Mas daí a dizer que ele é um dos maiores meio-campistas do mundo vai uma
distância enorme!;
Ø
No
levantamento feito sobre jogadores brasileiros que atuaram na Argentina com
alguma relevância esqueceram de incluir o meio-campista Silas, que brilhou
inicialmente no São Paulo, numa geração treinada por Cilinho que tinha ainda
Müller, que chegou a ser campeão mundial em 1994 – Silas participou de duas
Copas do Mundo – 1986 e 1990. “Em
abril de 1995, foi para a Argentina aonde, com 24 gols marcados em 95 jogos,
tornou-se ídolo do San Lorenzo vencendo o Campeonato Argentino daquele ano. É
até hoje considerado o melhor camisa 10 que passou pelo clube na década de 1990”
(1);
Ø
“As justificativas lembram, de certa forma, as
do São Paulo. O time paulista se orgulha de ser o detentor de mais títulos e,
pelo menos até 2013, do mais importante estádio da capital paulista – o Itaquerão,
do Corinthians, a partir de 2014, se tornaria o principal” – pág. 101.
Afirmativa altamente questionável, não pelo São Paulo em si, mas pela
existência de outros tradicionais estádios naquele Estado, como o próprio
Pacaembu.
Estes
equívocos acabam por macular a seriedade do livro em questão. Seus dados
apresentados passam a não ser dignos de total confiança. Aliás, esse é o pecado
mortal deste tipo de trabalho. Livros sobre futebol costumam ser “datados”, ou
seja, quando dão grande ênfase às estatísticas eles servem até um determinado
ponto da história – e mesmo assim quando possuem dados seguros. Porém, com o
passar dos anos – e com o advento da internet, porque não dizer – sua utilidade
vai decrescendo, e eles passam a não ter tanta importância assim na prateleira.
Colocações
como as que foram feitas logo na abertura do livro – “Os demais apenas observam
a nossa superioridade. Tudo bem, Itália, Alemanha e mesmo a Espanha e a França
podem fazer frente a Brasil e Argentina. Mas nenhuma dessas nações, nem mesmo
os italianos com suas quatro Copas do Mundo, consegue despertar a magia do
drible e do passe dos sul-americanos. E nem se fale de nossa capacidade de
produzir tantos craques em todas as gerações” – pág. 10 – são verdades, algumas
delas, que caíram por terra após a última Copa.
O
que o livro tem de forte? Justamente o olhar sobre a cultura do nosso vizinho.

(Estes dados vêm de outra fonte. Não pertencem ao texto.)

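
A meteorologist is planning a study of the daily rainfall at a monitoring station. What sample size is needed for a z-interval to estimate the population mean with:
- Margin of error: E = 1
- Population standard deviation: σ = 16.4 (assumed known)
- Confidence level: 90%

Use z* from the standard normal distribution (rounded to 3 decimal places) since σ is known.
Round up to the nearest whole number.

Using z* since population σ is known (z-interval formula).

For 90% confidence, z* = 1.645 (from standard normal table)

Sample size formula for z-interval: n = (z*σ/E)²

n = (1.645 × 16.4 / 1)²
  = (26.978000)²
  = 727.8125

Round up to the nearest whole number: n = 728

728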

Certamente esta é a maior qualidade e algo inerente às áreas de atuação dos
dois autores – que não se especializaram em jornalismo esportivo. Informações que
para algumas pessoas poderiam passar despercebidas – por exemplo, o fato de que
mais de 50% dos argentinos ser descendente de italianos; a origem da palavra “hincha”

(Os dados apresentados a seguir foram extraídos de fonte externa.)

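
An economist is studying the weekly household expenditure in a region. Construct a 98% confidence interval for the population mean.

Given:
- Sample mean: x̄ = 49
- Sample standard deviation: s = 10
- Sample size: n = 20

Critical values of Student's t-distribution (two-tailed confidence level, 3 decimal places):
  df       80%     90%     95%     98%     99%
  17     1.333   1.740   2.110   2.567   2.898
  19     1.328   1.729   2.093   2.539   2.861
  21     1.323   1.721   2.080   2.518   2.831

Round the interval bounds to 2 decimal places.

The population standard deviation σ is unknown (only the sample standard deviation s is given), so use a t-interval with df = n - 1 = 20 - 1 = 19.

For 98% confidence with df = 19, t* = 2.539 (from t-table)

Standard error: SE = s/√n = 10/√20 = 2.236068

Margin of error: E = t* × SE = 2.539 × 2.236068 = 5.6774

T-interval: x̄ ± E = 49 ± 5.6774 = (43.3226, 54.6774)

Rounded to 2 decimal places:

(43.32, 54.68)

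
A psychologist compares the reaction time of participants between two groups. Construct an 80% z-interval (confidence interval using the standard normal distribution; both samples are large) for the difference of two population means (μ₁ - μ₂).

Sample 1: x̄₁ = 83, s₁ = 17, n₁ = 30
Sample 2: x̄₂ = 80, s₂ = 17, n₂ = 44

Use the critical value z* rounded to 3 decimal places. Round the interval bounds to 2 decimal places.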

para torcedor em castelhano – na verdade a partir de um uruguaio que enchia
(hinchava) as bolas para o Nacional de Montevidéu e era um torcedor famoso
dessa equipe, passando a ser conhecido como “El Hincha”; ou ainda sobre a
culinária no entorno dos estádios portenhos, com sua respectiva origem (o famoso
molho chimichui) – estão lá.
Porém,
este mérito não tira o defeito de se parecer, claramente, um livro “de ocasião”,
compilado meio que às pressas para aproveitar o boom da Copa do Mundo. Mesmo a
narrativa parece meio quebrada, com informações que se repetem, como se na
dinâmica da divisão de tarefas entre os dois autores eles não tivessem tido o
cuidado de eliminar duplicidades de informações. Enfim, em que pese ter sido
útil para que eu pudesse incomodar meus colegas argentinos com algumas brincadeiras
e dados dali retirados, não é um livro que eu recomendaria a compra. No máximo,
pegaria emprestado.
(1)
http://lproweb.procempa.com.br/pmpa/prefpoa/secopa/default.php?reg=16&p_secao=39
– acessado em 27 de Setembro de 2014.